Gregor: Ich organisierte zu dieser Zeit schon Shows und fand es spannend eine Platte zu machen. Als ich startete hatte kaum jemand einen Computer. Grafiken wurden mit Folien erstellt und die Abwicklung mit dem Presswerk lief über Fax. Das reizte mich, da es sich ein wenig wie Geheimwissen anfühlte. Zum anderen wollte ich für die Bands, die ich mochte, die Gelegenheit schaffen nicht in Vergessenheit zu geraten. Die Veröffentlichung von Platten schien mir dafür der richtige Weg. Ich veröffentlichte dann zwei Platten mit Kasseler Bands und lernte Martin Hippriest kennen. Zusammen mit ihm entstand die Instant Assholes – 10" Reihe und wenn Du die Hives, Beat-Man, Gluecifer und die gesamte deutsche Garagenszene auf einem Sampler mit unveröffentlichten Songs hast, öffnet das schon ein paar Türen.

motor.de: Ein wahrlich überzeugender Einstieg. Nun veröffentlichst du mittlerweile sehr unterschiedliche Musik auf Sounds Of Subterrania. Nach welchen Kriterien suchst du heute die Künstler aus?

Gregor: Zuallererst muss es mir natürlich gefallen, darüber hinaus bin ich aber mittlerweile auf der Suche nach dem Besonderen und nach Brüchen. Mich reizt es nicht mehr den Metern an einem Stil, einfach eine weitere Platte zuzufügen, das braucht niemand und das können andere Labels tun und damit ihr Geld verdienen.
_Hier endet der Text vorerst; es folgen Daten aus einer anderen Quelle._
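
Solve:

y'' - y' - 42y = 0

Characteristic equation: r² - r - 42 = 0
Roots: r = 7, -6 (distinct real)
General solution: y = C₁e^(7x) + C₂e^(-6x)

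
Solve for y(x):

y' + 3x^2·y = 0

Using integrating factor method:

General solution: y = Ce^(-x^3)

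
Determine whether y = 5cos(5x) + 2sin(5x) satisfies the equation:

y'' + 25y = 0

Verification:
y'' = -125cos(5x) - 50sin(5x)
y'' + 25y = 0 ✓

Yes, it is a solution.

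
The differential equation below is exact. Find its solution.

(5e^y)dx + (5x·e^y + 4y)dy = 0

Verify exactness: ∂M/∂y = ∂N/∂x ✓
Find F(x,y) such that ∂F/∂x = M, ∂F/∂y = N
Solution: 5x·e^y + 2y² = C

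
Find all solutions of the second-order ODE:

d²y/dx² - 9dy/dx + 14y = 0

Characteristic equation: r² - 9r + 14 = 0
Roots: r = 7, 2 (distinct real)
General solution: y = C₁e^(7x) + C₂e^(2x)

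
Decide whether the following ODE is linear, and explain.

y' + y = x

Linear (y and its derivatives appear to the first power only, no products of y terms)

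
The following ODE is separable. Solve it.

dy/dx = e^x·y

Separating variables and integrating:
ln|y| = e^x + C

General solution: y = Ce^(e^x)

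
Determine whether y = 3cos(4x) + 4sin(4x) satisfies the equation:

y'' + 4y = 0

Verification:
y'' = -48cos(4x) - 64sin(4x)
y'' + 4y ≠ 0 (frequency mismatch: got 16 instead of 4)

No, it is not a solution.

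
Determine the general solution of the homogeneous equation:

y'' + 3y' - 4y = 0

Characteristic equation: r² + 3r - 4 = 0
Roots: r = 1, -4 (distinct real)
General solution: y = C₁e^x + C₂e^(-4x)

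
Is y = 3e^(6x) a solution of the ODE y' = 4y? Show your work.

Verification:
y = 3e^(6x)
y' = 18e^(6x)
But 4y = 12e^(6x)
y' ≠ 4y — the derivative does not match

No, it is not a solution.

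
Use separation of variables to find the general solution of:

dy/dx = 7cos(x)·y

Separating variables and integrating:
ln|y| = 7sin(x) + C

General solution: y = Ce^(7sin(x))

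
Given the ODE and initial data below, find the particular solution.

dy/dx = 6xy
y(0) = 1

General solution: y = Ce^(3x²)
Applying IC y(0) = 1:
Particular solution: y = e^(3x²)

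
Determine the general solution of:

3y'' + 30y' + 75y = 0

Characteristic equation: 3r² + 30r + 75 = 0
Divide by 3: r² + 10r + 25 = 0
Factored: (r + 5)² = 0
Repeated root: r = -5
General solution: y = (C₁ + C₂x)e^(-5x)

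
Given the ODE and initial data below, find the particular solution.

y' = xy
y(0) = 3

General solution: y = Ce^(x²/2)
Applying IC y(0) = 3:
Particular solution: y = 3e^(x²/2)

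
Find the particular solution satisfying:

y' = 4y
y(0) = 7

General solution: y = Ce^(4x)
Applying IC y(0) = 7:
Particular solution: y = 7e^(4x)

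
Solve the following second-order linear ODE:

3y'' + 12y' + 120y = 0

Characteristic equation: 3r² + 12r + 120 = 0
Divide by 3: r² + 4r + 40 = 0
Roots: r = -2 ± 6i (complex conjugates)
General solution: y = e^(-2x)(C₁cos(6x) + C₂sin(6x))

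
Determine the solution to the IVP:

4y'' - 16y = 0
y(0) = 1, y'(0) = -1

General solution: y = C₁e^(2x) + C₂e^(-2x)
Applying ICs: C₁ = 1/4, C₂ = 3/4
Particular solution: y = (1/4)e^(2x) + (3/4)e^(-2x)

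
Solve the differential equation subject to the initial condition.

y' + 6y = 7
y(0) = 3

General solution: y = 7/6 + Ce^(-6x)
Applying y(0) = 3: C = 3 - 7/6 = 11/6
Particular solution: y = 7/6 + (11/6)e^(-6x)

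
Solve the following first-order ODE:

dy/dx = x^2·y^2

Separating variables and integrating:
-1/y = x^3/3 + C

General solution: y^-1 = (-1/3)x^3 + C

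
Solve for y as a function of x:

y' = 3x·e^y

Separating variables and integrating:
-e^(-y) = 3x²/2 + C

General solution: y = -ln(C - 3x²/2)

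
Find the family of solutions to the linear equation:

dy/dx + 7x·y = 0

Using integrating factor method:

General solution: y = Ce^(-7x^2/2)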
Das Label ist eben mein Versuch aus der Reizüberflutung die Sachen herauszustellen, die meiner Meinung nach einzigartig sind. Ich könnte Dir zu jeder einzelnen Band eine Geschichte erzählen und erklären, was genau das ist was sie haben und andere nicht. Bei manchen Bands ist es offensichtlich, bei anderen versteckter. Das einzige Kriterium nachdem ich noch nie eine Band ausgesucht habe, ist ob man mit dieser ihrer Musik Geld verdienen könnte, es ist auch das irrelevanteste da man in der Größenordnung in der ich mich bewege mit Musik sowieso kein Geld verdienen kann.

motor.de: Wer wird fündig auf Sounds Of Subterrania?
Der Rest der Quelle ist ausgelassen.